Ponad 2,6 promila alkoholu miał w swoim organizmie cudzoziemiec, który został zatrzymany przez policjantów z drogówki. Uniemożliwienie mu w tym stanie dalszej jazdy, którą stwarzał zagrożenie dla innych uczestników ruchu, było zasługą czujnego kierowcy. Styl jazdy 29-latka wzbudził u świadka podejrzenia, że osobówką jedzie pijany kierowca. Jego przypuszczenia były słuyszne.
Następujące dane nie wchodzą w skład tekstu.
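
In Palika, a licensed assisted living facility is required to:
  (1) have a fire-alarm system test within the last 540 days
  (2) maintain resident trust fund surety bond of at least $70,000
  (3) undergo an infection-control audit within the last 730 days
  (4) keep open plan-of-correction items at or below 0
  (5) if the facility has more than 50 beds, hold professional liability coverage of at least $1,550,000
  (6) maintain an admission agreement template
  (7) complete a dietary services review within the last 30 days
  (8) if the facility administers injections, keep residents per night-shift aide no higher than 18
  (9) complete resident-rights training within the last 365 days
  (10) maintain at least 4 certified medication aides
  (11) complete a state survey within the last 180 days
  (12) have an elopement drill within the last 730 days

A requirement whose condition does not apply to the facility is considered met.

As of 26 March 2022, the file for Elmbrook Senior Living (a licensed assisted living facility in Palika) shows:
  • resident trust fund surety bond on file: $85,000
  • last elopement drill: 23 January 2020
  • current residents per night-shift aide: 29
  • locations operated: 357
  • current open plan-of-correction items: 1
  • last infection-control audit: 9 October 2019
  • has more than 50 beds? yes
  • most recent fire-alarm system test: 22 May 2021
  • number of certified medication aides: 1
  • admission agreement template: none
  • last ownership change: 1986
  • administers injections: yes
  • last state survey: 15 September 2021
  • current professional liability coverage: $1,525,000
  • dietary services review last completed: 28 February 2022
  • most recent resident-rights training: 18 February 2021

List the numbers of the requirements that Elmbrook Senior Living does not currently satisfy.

1. fire-alarm system test 308 days ago vs limit 540 → met
2. resident trust fund surety bond $85,000 ≥ $70,000 → met
3. infection-control audit 899 days ago vs limit 730 → not met
4. open plan-of-correction items 1 > 0 → not met
5. condition 'has more than 50 beds' holds; professional liability coverage $1,525,000 < $1,550,000 → not met
6. admission agreement template absent → not met
7. dietary services review 26 days ago vs limit 30 → met
8. condition 'administers injections' holds; residents per night-shift aide 29 > 18 → not met
9. resident-rights training 401 days ago vs limit 365 → not met
10. certified medication aides 1 < 4 → not met
11. state survey 192 days ago vs limit 180 → not met
12. elopement drill 793 days ago vs limit 730 → not met
Not met: 3, 4, 5, 6, 8, 9, 10, 11, 12

3, 4, 5, 6, 8, 9, 10, 11, 12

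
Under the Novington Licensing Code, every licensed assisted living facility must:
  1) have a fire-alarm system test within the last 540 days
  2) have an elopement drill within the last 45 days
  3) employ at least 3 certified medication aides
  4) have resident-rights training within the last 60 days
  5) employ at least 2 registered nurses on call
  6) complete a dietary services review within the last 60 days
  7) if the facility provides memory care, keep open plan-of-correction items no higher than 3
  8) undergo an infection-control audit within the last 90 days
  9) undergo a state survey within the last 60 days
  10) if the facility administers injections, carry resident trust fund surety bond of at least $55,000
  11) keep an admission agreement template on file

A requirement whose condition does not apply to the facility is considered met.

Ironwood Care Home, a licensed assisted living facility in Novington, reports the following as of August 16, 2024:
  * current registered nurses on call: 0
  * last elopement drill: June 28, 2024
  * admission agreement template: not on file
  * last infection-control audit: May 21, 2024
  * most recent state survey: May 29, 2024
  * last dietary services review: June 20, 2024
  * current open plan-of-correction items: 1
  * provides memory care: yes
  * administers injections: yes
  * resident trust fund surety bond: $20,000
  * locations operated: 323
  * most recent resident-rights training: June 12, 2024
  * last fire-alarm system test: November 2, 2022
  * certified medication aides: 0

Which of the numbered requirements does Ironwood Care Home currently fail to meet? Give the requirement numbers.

1, 2, 3, 4, 5, 9, 10, 11

1. fire-alarm system test 653 days ago vs limit 540 → not met
2. elopement drill 49 days ago vs limit 45 → not met
3. certified medication aides 0 < 3 → not met
4. resident-rights training 65 days ago vs limit 60 → not met
5. registered nurses on call 0 < 2 → not met
6. dietary services review 57 days ago vs limit 60 → met
7. condition 'provides memory care' holds; open plan-of-correction items 1 ≤ 3 → met
8. infection-control audit 87 days ago vs limit 90 → met
9. state survey 79 days ago vs limit 60 → not met
10. condition 'administers injections' holds; resident trust fund surety bond $20,000 < $55,000 → not met
11. admission agreement template absent → not met
Not met: 1, 2, 3, 4, 5, 9, 10, 11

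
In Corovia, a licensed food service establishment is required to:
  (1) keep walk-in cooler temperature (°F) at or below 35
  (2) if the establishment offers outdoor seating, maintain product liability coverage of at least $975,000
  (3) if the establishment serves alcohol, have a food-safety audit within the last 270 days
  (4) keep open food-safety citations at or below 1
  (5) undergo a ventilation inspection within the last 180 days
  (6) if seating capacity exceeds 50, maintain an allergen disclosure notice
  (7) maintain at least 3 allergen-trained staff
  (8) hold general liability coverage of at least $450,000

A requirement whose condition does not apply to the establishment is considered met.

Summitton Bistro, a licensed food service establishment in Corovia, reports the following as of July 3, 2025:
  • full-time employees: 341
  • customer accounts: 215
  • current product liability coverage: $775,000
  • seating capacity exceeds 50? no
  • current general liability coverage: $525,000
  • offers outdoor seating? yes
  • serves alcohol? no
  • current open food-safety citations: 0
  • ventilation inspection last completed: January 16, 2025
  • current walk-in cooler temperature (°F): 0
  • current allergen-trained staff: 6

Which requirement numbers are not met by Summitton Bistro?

1. walk-in cooler temperature (°F) 0 ≤ 35 → met
2. condition 'offers outdoor seating' holds; product liability coverage $775,000 < $975,000 → not met
3. condition 'serves alcohol' does not hold → requirement n/a → met
4. open food-safety citations 0 ≤ 1 → met
5. ventilation inspection 168 days ago vs limit 180 → met
6. condition 'seating capacity exceeds 50' does not hold → requirement n/a → met
7. allergen-trained staff 6 ≥ 3 → met
8. general liability coverage $525,000 ≥ $450,000 → met
Not met: 2

2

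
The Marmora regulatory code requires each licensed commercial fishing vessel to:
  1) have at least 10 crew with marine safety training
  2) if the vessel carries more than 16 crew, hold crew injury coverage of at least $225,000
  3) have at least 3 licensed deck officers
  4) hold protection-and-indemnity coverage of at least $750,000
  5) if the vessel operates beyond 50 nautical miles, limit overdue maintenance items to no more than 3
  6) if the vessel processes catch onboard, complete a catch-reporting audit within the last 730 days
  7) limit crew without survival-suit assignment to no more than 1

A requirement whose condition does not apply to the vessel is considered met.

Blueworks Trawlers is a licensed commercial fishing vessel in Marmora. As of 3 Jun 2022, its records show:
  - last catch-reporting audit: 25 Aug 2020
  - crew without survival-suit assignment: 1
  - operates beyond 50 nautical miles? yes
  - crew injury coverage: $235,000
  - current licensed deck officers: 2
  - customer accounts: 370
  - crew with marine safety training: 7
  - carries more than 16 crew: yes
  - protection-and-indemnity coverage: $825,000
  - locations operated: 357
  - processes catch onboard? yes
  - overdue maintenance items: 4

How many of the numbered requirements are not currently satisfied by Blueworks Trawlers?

3

1. crew with marine safety training 7 < 10 → not met
2. condition 'carries more than 16 crew' holds; crew injury coverage $235,000 ≥ $225,000 → met
3. licensed deck officers 2 < 3 → not met
4. protection-and-indemnity coverage $825,000 ≥ $750,000 → met
5. condition 'operates beyond 50 nautical miles' holds; overdue maintenance items 4 > 3 → not met
6. condition 'processes catch onboard' holds; catch-reporting audit 647 days ago vs limit 730 → met
7. crew without survival-suit assignment 1 ≤ 1 → met
Not met: 3 of 7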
Nocna jazda kierowcy volkswagena wzbudziła u innego kierującego podejrzenia na tyle poważne, że postanowił je sprawdzić. Osobówka jechała zygzakiem po całej szerokości jezdni. Gdy pojazd zatrzymał się na światłach, świadek podszedł do kierowcy, a widząc w jakim jest stanie uniemożliwił mu dalsza jazdę i wezwał Policję. Mundurowi błyskawicznie pojawili się na miejscu i zatrzymali kierowcę volkswagena. Był nim 29-letni cudzoziemiec, którego wynik badania pokazał, że ma ponad 2,6 promila alkoholu w swoim organizmie. Zdecydowana reakcja świadka przyczyniła się być może do uniknięcia tragedii na drodze spowodowanej przez kierowcę z promilami. 29-latek trafił do policyjnego aresztu, a gdy wytrzeźwiał, usłyszał zarzut. Za kierowanie w stanie nietrzeźwości grozi mu kara nawet 2 lat więzienia.